Like Paul, we too must have a purpose to our lives of faith, and set out to fulfill our purpose with all the ambition, determination, devotion, and enthusiasm of faith that we can muster, because like Paul we too stand in the presence of God and of the living Christ, and we too have reserved for us the crown of righteousness when Christ comes again.
Our purpose-filled faith must be ambitious. In the jargon of athletics, it means desire, it means having a hunger to want to accomplish more than what we expect to accomplish, to want to grow and mature in the faith more than what we are now, to want to push ourselves to greater and greater heights of spiritual joy and fulfillment.
We hunger after many things – money, prestige, even power – and we stuff ourselves with the food that provides no spiritual nourishment. Jesus said, “Blessed are those who hunger and thirst for righteousness, for they shall be filled.” Even when we do hunger and thirst after righteousness, we prefer not to make a big deal out of it. We prefer to speak softly. We would rather have a faith that is written without punctuation, when what we need is a faith with an exclamation mark. We should be so ambitious in our faith that we crave to be filled over and over again by the only one who is the true food for eternal life.
Our purpose-filled faith must be determined. We must be determined to reach the goal and prize that awaits us on the last day. Too many people today are determined to reach the goal and prize of the crowns of this world, but in the end, the crowns of this world only rot and decay, but the crown of righteousness lasts forever.

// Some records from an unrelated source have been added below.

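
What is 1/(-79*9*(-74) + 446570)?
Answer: 1/499184 ≈ 2.0033e-6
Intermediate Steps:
1/(-79*9*(-74) + 446570) = 1/(-711*(-74) + 446570) = 1/(52614 + 446570) = 1/499184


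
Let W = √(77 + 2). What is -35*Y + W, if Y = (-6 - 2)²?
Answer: -2240 + √79 ≈ -2231.1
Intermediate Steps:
W = √79 ≈ 8.8882
Y = 64 (Y = (-8)² = 64)
-35*Y + W = -35*64 + √79 = -2240 + √79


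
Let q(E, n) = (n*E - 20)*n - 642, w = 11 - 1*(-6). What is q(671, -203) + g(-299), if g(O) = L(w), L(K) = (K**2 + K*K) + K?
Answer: 27655252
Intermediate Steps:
w = 17 (w = 11 + 6 = 17)
q(E, n) = -642 + n*(-20 + E*n) (q(E, n) = (E*n - 20)*n - 642 = (-20 + E*n)*n - 642 = n*(-20 + E*n) - 642 = -642 + n*(-20 + E*n))
L(K) = K + 2*K**2 (L(K) = (K**2 + K**2) + K = 2*K**2 + K = K + 2*K**2)
g(O) = 595 (g(O) = 17*(1 + 2*17) = 17*(1 + 34) = 17*35 = 595)
q(671, -203) + g(-299) = (-642 - 20*(-203) + 671*(-203)**2) + 595 = (-642 + 4060 + 671*41209) + 595 = (-642 + 4060 + 27651239) + 595 = 27654657 + 595 = 27655252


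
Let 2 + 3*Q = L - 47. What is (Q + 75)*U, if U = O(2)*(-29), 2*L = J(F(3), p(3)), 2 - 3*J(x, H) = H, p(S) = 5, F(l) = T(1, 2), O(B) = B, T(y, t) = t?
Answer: -3393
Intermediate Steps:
F(l) = 2
J(x, H) = 2/3 - H/3
L = -1/2 (L = (2/3 - 1/3*5)/2 = (2/3 - 5/3)/2 = (1/2)*(-1) = -1/2 ≈ -0.50000)
Q = -33/2 (Q = -2/3 + (-1/2 - 47)/3 = -2/3 + (1/3)*(-95/2) = -2/3 - 95/6 = -33/2 ≈ -16.500)
U = -58 (U = 2*(-29) = -58)
(Q + 75)*U = (-33/2 + 75)*(-58) = (117/2)*(-58) = -3393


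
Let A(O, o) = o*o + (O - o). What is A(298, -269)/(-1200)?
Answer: -4558/75 ≈ -60.773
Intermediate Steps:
A(O, o) = O + o² - o (A(O, o) = o² + (O - o) = O + o² - o)
A(298, -269)/(-1200) = (298 + (-269)² - 1*(-269))/(-1200) = (298 + 72361 + 269)*(-1/1200) = 72928*(-1/1200) = -4558/75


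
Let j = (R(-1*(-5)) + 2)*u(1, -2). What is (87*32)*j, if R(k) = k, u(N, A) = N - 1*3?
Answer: -38976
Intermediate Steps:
u(N, A) = -3 + N (u(N, A) = N - 3 = -3 + N)
j = -14 (j = (-1*(-5) + 2)*(-3 + 1) = (5 + 2)*(-2) = 7*(-2) = -14)
(87*32)*j = (87*32)*(-14) = 2784*(-14) = -38976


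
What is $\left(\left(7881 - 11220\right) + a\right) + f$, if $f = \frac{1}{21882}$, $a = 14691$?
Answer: $\frac{248404465}{21882} \approx 11352.0$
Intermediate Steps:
$f = \frac{1}{21882} \approx 4.57 \cdot 10^{-5}$
$\left(\left(7881 - 11220\right) + a\right) + f = \left(\left(7881 - 11220\right) + 14691\right) + \frac{1}{21882} = \left(-3339 + 14691\right) + \frac{1}{21882} = 11352 + \frac{1}{21882} = \frac{248404465}{21882}$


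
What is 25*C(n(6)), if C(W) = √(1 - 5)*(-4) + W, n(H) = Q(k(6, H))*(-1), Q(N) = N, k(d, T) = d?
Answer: -150 - 200*I ≈ -150.0 - 200.0*I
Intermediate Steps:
n(H) = -6 (n(H) = 6*(-1) = -6)
C(W) = W - 8*I (C(W) = √(-4)*(-4) + W = (2*I)*(-4) + W = -8*I + W = W - 8*I)
25*C(n(6)) = 25*(-6 - 8*I) = -150 - 200*I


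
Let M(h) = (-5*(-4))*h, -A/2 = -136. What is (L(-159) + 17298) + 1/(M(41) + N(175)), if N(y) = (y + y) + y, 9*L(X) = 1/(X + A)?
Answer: 23661331132/1367865 ≈ 17298.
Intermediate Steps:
A = 272 (A = -2*(-136) = 272)
M(h) = 20*h
L(X) = 1/(9*(272 + X)) (L(X) = 1/(9*(X + 272)) = 1/(9*(272 + X)))
N(y) = 3*y (N(y) = 2*y + y = 3*y)
(L(-159) + 17298) + 1/(M(41) + N(175)) = (1/(9*(272 - 159)) + 17298) + 1/(20*41 + 3*175) = ((⅑)/113 + 17298) + 1/(820 + 525) = ((⅑)*(1/113) + 17298) + 1/1345 = (1/1017 + 17298) + 1/1345 = 17592067/1017 + 1/1345 = 23661331132/1367865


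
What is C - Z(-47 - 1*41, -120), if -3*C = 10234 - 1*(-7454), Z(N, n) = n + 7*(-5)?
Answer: -5741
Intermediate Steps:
Z(N, n) = -35 + n (Z(N, n) = n - 35 = -35 + n)
C = -5896 (C = -(10234 - 1*(-7454))/3 = -(10234 + 7454)/3 = -⅓*17688 = -5896)
C - Z(-47 - 1*41, -120) = -5896 - (-35 - 120) = -5896 - 1*(-155) = -5896 + 155 = -5741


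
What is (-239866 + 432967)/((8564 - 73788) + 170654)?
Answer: 193101/105430 ≈ 1.8316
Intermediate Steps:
(-239866 + 432967)/((8564 - 73788) + 170654) = 193101/(-65224 + 170654) = 193101/105430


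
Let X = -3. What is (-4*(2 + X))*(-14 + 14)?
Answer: 0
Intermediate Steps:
(-4*(2 + X))*(-14 + 14) = (-4*(2 - 3))*(-14 + 14) = -4*(-1)*0 = 4*0 = 0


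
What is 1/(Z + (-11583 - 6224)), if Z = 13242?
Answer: -1/4565 ≈ -0.00021906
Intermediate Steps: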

But reaching the goal and prize that awaits us on the last day is not always easy. In the 1992 Summer Olympics, while running in the 400-meter semifinal, British runner Derek Redmond tore a hamstring and fell to the track. Derek struggled to his feet and began to hobble down the track, determined to complete the race. As he hobbled down the track, a man ran out of the stands to help him off the track. It was Derek’s father. But Derek refused to quit. He leaned on his father, and the two of them crossed the finish line together to a deafening applause.
Paul experienced more pain and suffering in his ministry than any one of us will ever experience in our lifetime, but he remained determined for the sake of the gospel, because Paul knew that the one who suffered humiliation and death upon the cross, was now the same living Christ who supported and helped him to finish the race he was called to run.
Our purpose-filled faith must be one of devotion. We must be so devoted to our mission and ministry that nothing will distract us from who we have been called to be and what we have been called to do. We must devote ourselves, commit ourselves, dedicate ourselves, and give ourselves fully to God’s purpose for us. Our eyes must be fixed upon the prize that awaits us, our eyes must be fixed upon the goal to which we run, our eyes must be fixed upon the fulfillment of God’s salvation plan for the world. Being devoted is more than just being devoted to our own lives of faith, it is always being devoted to Christ’s church as well, for it is in Christ’s church that we learn, hear, and embody God’s purpose for all of God’s people. Devotion, commitment, dedication, and giving are not done in isolation, but in community; in a community that is devoted, committed, dedicated, and gives together in witness and in service.
Finally, our purpose-filled faith must be one of enthusiasm. Everyday should be a day when we get up excited about what the day has to offer us. Everyday should be seen as another opportunity to enjoy God’s presence, to enjoy God’s love, and to enjoy God’s gifts to us. There are some days when we just don’t quite feel right, just can’t quite pick ourselves up, or just don’t feel like we have much to offer. It is in these times that we can rely on the power and strength of God to carry us through. It is in these times that we can remember that God has already called us into a new life with Him, and given us the possibility of a deeper, more fulfilling relationship with Him. These are the gifts we don’t have to strive for, run toward, or fight for, they are ours as God’s gracious gifts. Allow them to help build you up, rely on them when your down, and remember them in your hearts. Let God’s gift of grace resonate in you, fill you, and lift you up, and then just enjoy them. Let them be the fire that rekindles your faith and enthusiasm.
Ambition, determination, devotion, and enthusiasm – these are the hallmarks of the Christian faith and Christian life. Let them be the means by which you fulfill your purpose-filled faith, so that in the end, you will be able to confess with all boldness and conviction, “I have given my all to God’s purpose for me. I have given my whole self. I have fulfilled all that God has called me to do, and my cup still runneth over. I have fought the good fight, finished the race, and kept the faith to the glory of God.” Amen.